The history of Disturbed Area Belt
• The border dispute over the disputed Assam-Nagaland border belt, called the Disturbed Area Belt (DAB), between the two states is awaiting a solution from the Supreme Court after Assam filed a petition in 1988, seeking a settlement.
• The Assam government wants no change in the current border demarcation.
• But, Nagaland refuses to accept the same and instead wants to follow the historical boundary which was demarcated before the colonial rule.
• Since 1979, the disputed Assam-Nagaland border belt has been under the Union home ministry. To maintain the status quo central paramilitary forces patrol the area.

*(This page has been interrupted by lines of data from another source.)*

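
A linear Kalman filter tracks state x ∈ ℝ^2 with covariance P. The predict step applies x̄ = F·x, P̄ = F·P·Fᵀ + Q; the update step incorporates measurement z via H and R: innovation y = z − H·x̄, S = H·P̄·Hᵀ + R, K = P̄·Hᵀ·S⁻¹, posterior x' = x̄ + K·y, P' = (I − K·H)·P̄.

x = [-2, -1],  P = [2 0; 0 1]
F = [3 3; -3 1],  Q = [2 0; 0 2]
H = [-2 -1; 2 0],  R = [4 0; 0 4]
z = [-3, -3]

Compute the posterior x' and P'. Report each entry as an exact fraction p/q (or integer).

x' = [-113/83, 385/83]
P' = [500/581 -828/581; -828/581 3156/581]

x̄ = F·x = [-9, 5]
P̄ = F·P·Fᵀ + Q = [29 -15; -15 21]
y = z − H·x̄ = [-16, 15]
S = H·P̄·Hᵀ + R = [81 -86; -86 120]
K = P̄·Hᵀ·S⁻¹ = [-43/581 250/581; -375/581 -414/581]
x' = x̄ + K·y = [-113/83, 385/83]
P' = (I − K·H)·P̄ = [500/581 -828/581; -828/581 3156/581]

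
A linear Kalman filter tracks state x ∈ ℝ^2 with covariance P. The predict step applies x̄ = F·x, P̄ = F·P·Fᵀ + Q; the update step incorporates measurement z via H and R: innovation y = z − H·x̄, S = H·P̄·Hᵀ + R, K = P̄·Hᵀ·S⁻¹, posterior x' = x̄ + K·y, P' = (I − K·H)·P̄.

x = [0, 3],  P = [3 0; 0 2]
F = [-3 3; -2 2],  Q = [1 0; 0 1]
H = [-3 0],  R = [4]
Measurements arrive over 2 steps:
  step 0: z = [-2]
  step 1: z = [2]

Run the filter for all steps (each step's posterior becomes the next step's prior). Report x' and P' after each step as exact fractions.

step 0: x' = [156/209, 129/209], P' = [92/209 60/209; 60/209 339/209]
step 1: x' = [-4593/6977, -5949/13954], P' = [3008/6977 1866/6977; 1866/6977 11020/6977]

step 0: x̄ = F·x = [9, 6]
step 0: P̄ = F·P·Fᵀ + Q = [46 30; 30 21]
step 0: y = z − H·x̄ = [25]
step 0: S = H·P̄·Hᵀ + R = [418]
step 0: K = P̄·Hᵀ·S⁻¹ = [-69/209; -45/209]
step 0: x' = x̄ + K·y = [156/209, 129/209]
step 0: P' = (I − K·H)·P̄ = [92/209 60/209; 60/209 339/209]
step 1: x̄ = F·x = [-81/209, -54/209]
step 1: P̄ = F·P·Fᵀ + Q = [3008/209 1866/209; 1866/209 1453/209]
step 1: y = z − H·x̄ = [175/209]
step 1: S = H·P̄·Hᵀ + R = [27908/209]
step 1: K = P̄·Hᵀ·S⁻¹ = [-2256/6977; -2799/13954]
step 1: x' = x̄ + K·y = [-4593/6977, -5949/13954]
step 1: P' = (I − K·H)·P̄ = [3008/6977 1866/6977; 1866/6977 11020/6977]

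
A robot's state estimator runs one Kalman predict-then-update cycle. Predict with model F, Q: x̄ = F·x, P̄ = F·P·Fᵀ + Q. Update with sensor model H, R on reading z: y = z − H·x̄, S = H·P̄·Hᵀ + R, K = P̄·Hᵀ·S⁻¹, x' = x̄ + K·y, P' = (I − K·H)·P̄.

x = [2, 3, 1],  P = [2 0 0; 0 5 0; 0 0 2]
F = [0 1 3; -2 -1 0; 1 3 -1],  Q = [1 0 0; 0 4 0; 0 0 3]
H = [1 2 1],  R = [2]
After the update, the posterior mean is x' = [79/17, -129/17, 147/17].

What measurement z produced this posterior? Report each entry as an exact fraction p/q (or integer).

z = [-2]

x̄ = F·x = [6, -7, 10]
P̄ = F·P·Fᵀ + Q = [24 -5 9; -5 17 -19; 9 -19 52]
S = H·P̄·Hᵀ + R = [68]
K = P̄·Hᵀ·S⁻¹ = [23/68; 5/34; 23/68]
x' − x̄ = [-23/17, -10/17, -23/17] = K·y
y = (KᵀK)⁻¹·Kᵀ·(x' − x̄) = [-4]
z = y + H·x̄ = [-4] + [2] = [-2]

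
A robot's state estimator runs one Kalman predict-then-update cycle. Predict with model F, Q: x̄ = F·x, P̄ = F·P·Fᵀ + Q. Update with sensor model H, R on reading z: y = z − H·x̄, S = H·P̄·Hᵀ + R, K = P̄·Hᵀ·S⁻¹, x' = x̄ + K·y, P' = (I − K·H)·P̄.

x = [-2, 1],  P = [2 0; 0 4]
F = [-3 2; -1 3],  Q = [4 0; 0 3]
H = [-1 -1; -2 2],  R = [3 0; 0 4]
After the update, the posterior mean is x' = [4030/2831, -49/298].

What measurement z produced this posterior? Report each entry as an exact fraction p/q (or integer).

z = [-1, -3]

x̄ = F·x = [8, 5]
P̄ = F·P·Fᵀ + Q = [38 30; 30 41]
S = H·P̄·Hᵀ + R = [142 -6; -6 80]
K = P̄·Hᵀ·S⁻¹ = [-1384/2831 -670/2831; -73/149 71/298]
x' − x̄ = [-18618/2831, -1539/298] = K·y
y = (KᵀK)⁻¹·Kᵀ·(x' − x̄) = [12, 3]
z = y + H·x̄ = [12, 3] + [-13, -6] = [-1, -3]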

The area at present is being guarded by the CRPF.
• Since 1979, the Centre has brought the Disputed Area Border under its control and posted Assam Rifles as a neutral force to maintain law and order on the border.
The blame game over violence
• After the controversy erupted it seems that the Centre and the state government have locked horns over the same and are trying to blame each other.
• Assam Chief Minister Tarun Gogoi said, "The people of Assam have voted overwhelmingly for Modi in the election and now the people have to question him why they have been left in the lurch."
• "The border area is under the control of the central government. I don't have any control there. If I am given control, I can solve the problem," the CM said.
The current situation
• Minister of State for Home - Kiren Rijiju is scheduled to meet Assam CM Tarun Gogoi and Nagaland CM TR Zeliang to find a solution to the unabated violence.
• "We are monitoring the situation. I will be meeting both the CMs today. Central forces are working under the administrative control of the state. We should not indulge in blame game and should coordinate and try to solve this issue as soon as possible", said Rijiju.
• The Army conducted its first flag march in the region this morning.
• The curfew is limited to the Golaghat police station area.